Closed yudawen closed 5 years ago
I's due to the large size of our choice of representation, signals on SO(3) : (2b)^3 You could use a smaller representation like signals on S2, of size (2b)^2 It's what they did in https://arxiv.org/abs/1711.06721
You could even use both: S2 -> S2 -> S2 -> SO3 -> SO3 -> ...
The input image(pixel coordinate(x,y)) after S2 is changed into (alpha, beta,gamma), how to transform(alpha, beta,gamma) return back to the image (x,y) format? In short, is it possible to get a 2-dimensional feature map after S2/SO3 convolution again?
The operation so3_integrate is only the way to connect the SO3 convolution and full connect layer ?
If you integrate a SO3 signal over the gamma
component you get a signal on S2.
so3_integrate
is one equivariant way but there exist others, like for instance max pooling.
”If you integrate a SO3 signal over the gamma component you get a signal on S2“.Can a signal on S2 be traced back to the spherical inputs?
Sorry. Can the output of S2 / SO3 convolution have a one-to-one correspondence with the position of the pixel on the original image, regardless of the bandwidth reduction?@mariogeiger @jonas-koehler
Can a signal on S2 be traced back to the spherical inputs?
Yes... the input is on S2
Can the position of the original pixel and the rotated pixel correspond?
I don't understand the question
I'm afraid to not understand your questions, can you rephrase please ?
Sorry. Can the output of S2 / SO3 convolution have a one-to-one correspondence with the position of the pixel on the original image, regardless of the bandwidth reduction?
Yes, sure they correspond in the same way the position of a pixel in the output of a 2d convolution corresponds to the position of an input pixel. In the way the S2/SO3 convolution is implemented, the filters are rotated but not the input signal.
It is visible in this image
I mean, can I locate the interested object on the output of S2/SO3? I tried it before, and the result was a mess.
Ok it should be at the same location, actually the equivariance property enforce it. I don't know why the result was a mess.
This figure shows that the result of performing the convolution first and then performing the rotation is the same as the result of performing the rotation first and then performing the convolution? I understand it wrong?
在此图像中可见
The first picture in the second line corresponds to the second picture in the second line, and they do not correspond to the position of the first picture(original input) of the first line.
Sorry to spam you all with multiple issues,but what is wrong with my understanding?I have been thinking about these issues lately. What went wrong?@mariogeiger @tscohen @jonas-koehler
I'm also not sure I understand your question, but I think you want to know how to interpret the position of each activation in the output feature map. ("Can the output of S2 / SO3 convolution have a one-to-one correspondence with the position of the pixel on the original image, regardless of the bandwidth reduction?")
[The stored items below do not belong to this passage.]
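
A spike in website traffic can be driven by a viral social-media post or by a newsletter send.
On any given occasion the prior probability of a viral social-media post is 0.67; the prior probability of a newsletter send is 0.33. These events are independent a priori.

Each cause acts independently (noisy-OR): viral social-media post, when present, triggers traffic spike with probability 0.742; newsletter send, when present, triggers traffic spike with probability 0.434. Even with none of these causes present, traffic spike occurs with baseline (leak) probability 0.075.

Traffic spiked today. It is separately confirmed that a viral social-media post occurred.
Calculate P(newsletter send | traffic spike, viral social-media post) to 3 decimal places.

Under noisy-OR, P(traffic spike | causes) = 1 − (1−0.075)·∏(1−qᵢ) over the active causes.
P(traffic spike | viral social-media post) = 0.76135*0.67 + 0.864924*0.33 = 0.510104 + 0.285425 = 0.795529
Restricting to configurations with newsletter send present: 0.864924*0.33 = 0.285425.
Hence the posterior is 0.285425/0.795529 ≈ 0.359.

P(newsletter send | traffic spike, viral social-media post) ≈ 0.359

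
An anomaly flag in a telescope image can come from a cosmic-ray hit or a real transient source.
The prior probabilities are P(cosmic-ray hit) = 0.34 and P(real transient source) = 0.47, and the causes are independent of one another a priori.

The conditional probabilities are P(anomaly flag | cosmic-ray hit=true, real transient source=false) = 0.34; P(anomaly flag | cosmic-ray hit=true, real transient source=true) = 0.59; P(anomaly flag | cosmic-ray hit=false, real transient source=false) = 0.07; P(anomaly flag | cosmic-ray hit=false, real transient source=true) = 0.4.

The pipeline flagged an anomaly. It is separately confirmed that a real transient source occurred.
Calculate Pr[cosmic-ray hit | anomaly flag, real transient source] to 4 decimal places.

Pr[cosmic-ray hit | anomaly flag, real transient source] ≈ 0.4318

Enumerate both values of cosmic-ray hit and weight by the priors:
  P(anomaly flag | real transient source) = 0.4*0.66 + 0.59*0.34
        = 0.264000 + 0.200600 = 0.464600
The terms with cosmic-ray hit present sum to 0.200600, so
  P(cosmic-ray hit | anomaly flag, real transient source) = 0.200600 / 0.464600 ≈ 0.4318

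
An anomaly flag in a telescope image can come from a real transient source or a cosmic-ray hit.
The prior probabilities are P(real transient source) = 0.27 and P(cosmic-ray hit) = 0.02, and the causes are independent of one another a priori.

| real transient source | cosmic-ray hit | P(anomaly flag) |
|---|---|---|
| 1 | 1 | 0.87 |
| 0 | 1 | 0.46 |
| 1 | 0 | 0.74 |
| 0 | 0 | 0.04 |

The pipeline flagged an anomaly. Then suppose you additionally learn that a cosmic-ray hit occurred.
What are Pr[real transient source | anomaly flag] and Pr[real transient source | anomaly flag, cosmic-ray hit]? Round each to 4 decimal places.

Pr[real transient source | anomaly flag] ≈ 0.8502; Pr[real transient source | anomaly flag, cosmic-ray hit] ≈ 0.4116

Enumerate the 4 (real transient source, cosmic-ray hit) configurations and weight by the priors:
  P(anomaly flag) = 0.04*0.73*0.98 + 0.46*0.73*0.02 + 0.74*0.27*0.98 + 0.87*0.27*0.02
        = 0.028616 + 0.006716 + 0.195804 + 0.004698 = 0.235834
Keeping only the real transient source-present terms gives 0.200502, so
  P(real transient source | anomaly flag) = 0.200502 / 0.235834 ≈ 0.8502

With the extra evidence:
P(anomaly flag | cosmic-ray hit) = 0.46×0.73 + 0.87×0.27 = 0.335800 + 0.234900 = 0.570700
Of this, 0.234900 comes from 0.87×0.27 (the real transient source=true cases).
Hence the posterior is 0.234900/0.570700 ≈ 0.4116.
This is intercausal reasoning (explaining away): once cosmic-ray hit accounts for the anomaly flag, real transient source becomes less likely.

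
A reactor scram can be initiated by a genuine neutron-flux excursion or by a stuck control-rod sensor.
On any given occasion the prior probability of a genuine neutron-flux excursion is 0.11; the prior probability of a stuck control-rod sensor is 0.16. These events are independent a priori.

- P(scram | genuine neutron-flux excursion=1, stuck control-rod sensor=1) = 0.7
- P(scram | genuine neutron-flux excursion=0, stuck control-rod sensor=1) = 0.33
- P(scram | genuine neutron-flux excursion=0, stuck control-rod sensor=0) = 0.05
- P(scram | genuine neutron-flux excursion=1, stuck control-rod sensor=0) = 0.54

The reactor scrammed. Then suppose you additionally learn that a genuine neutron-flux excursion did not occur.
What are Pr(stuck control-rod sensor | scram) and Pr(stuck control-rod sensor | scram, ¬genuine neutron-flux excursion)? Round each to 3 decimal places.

Enumerate the 4 (genuine neutron-flux excursion, stuck control-rod sensor) configurations and weight by the priors:
  P(scram) = 0.05×0.89×0.84 + 0.33×0.89×0.16 + 0.54×0.11×0.84 + 0.7×0.11×0.16
        = 0.037380 + 0.046992 + 0.049896 + 0.012320 = 0.146588
Configurations with stuck control-rod sensor contribute 0.059312, so
  P(stuck control-rod sensor | scram) = 0.059312 / 0.146588 ≈ 0.405

With the extra evidence:
By total probability over both values of stuck control-rod sensor:
  P(scram | ¬genuine neutron-flux excursion) = 0.05*0.84 + 0.33*0.16
        = 0.042000 + 0.052800 = 0.094800
Configurations with stuck control-rod sensor contribute 0.052800, so
  P(stuck control-rod sensor | scram, ¬genuine neutron-flux excursion) = 0.052800 / 0.094800 ≈ 0.557

Pr(stuck control-rod sensor | scram) ≈ 0.405; Pr(stuck control-rod sensor | scram, ¬genuine neutron-flux excursion) ≈ 0.557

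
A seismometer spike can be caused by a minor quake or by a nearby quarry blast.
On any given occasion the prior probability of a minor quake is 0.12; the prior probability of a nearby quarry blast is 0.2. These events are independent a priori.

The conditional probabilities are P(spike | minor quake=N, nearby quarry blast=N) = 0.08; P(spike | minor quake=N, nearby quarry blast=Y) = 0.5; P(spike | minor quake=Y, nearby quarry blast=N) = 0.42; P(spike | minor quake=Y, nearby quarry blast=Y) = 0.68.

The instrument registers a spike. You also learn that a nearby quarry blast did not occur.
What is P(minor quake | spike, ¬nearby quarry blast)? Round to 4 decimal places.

P(minor quake | spike, ¬nearby quarry blast) ≈ 0.4172

Weight on minor quake=true, given the evidence: 0.42*0.12 = 0.050400
Normalizer over all consistent configurations: 0.08*0.88 + 0.42*0.12 = 0.120800
P(minor quake | spike, ¬nearby quarry blast) = 0.050400/0.120800 ≈ 0.4172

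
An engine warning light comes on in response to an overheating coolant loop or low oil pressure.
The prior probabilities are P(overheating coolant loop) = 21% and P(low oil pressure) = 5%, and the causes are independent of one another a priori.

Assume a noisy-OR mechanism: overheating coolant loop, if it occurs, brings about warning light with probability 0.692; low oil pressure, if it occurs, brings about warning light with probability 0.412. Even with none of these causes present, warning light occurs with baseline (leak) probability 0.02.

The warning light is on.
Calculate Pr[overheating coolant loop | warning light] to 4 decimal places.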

We use the grid defined by Kostelec & Rockmore, 2007: https://www.cs.dartmouth.edu/~geelong/soft/soft20_fx.pdf. At each layer you have a grid of a certain resolution / bandwidth b. This grid has shape 2b2b2b for SO3 and 2b*2b for S2. For SO3, the first two axes correspond to position on the sphere, and the third one corresponds to the orientation of the feature. For S2 both axes code the position. If you have an integer index (i, j, k) for the three axes, this corresponds to three angles alpha, beta, gamma, as defined by Kostelec & Rockmore (defined right below eq 26). From those equations for alpha_j1 beta_k gamma_j2 it should be possible to see if a grid for bandwidth B' < B is a subset of the grid of bandwidth B, which would mean that each point in the grid of resolution B' also exists in the grid of resolution B (but not vice versa, obviously). If the low-res grid is not a subset of the high-res grid, you can still relate each sample in the low-res grid to a position on the sphere, but this position may not be exactly on a grid point of the high-res grid.
The computational cost of spherical convolution is too great. Is there any measure that makes spherical convolution can handle large images?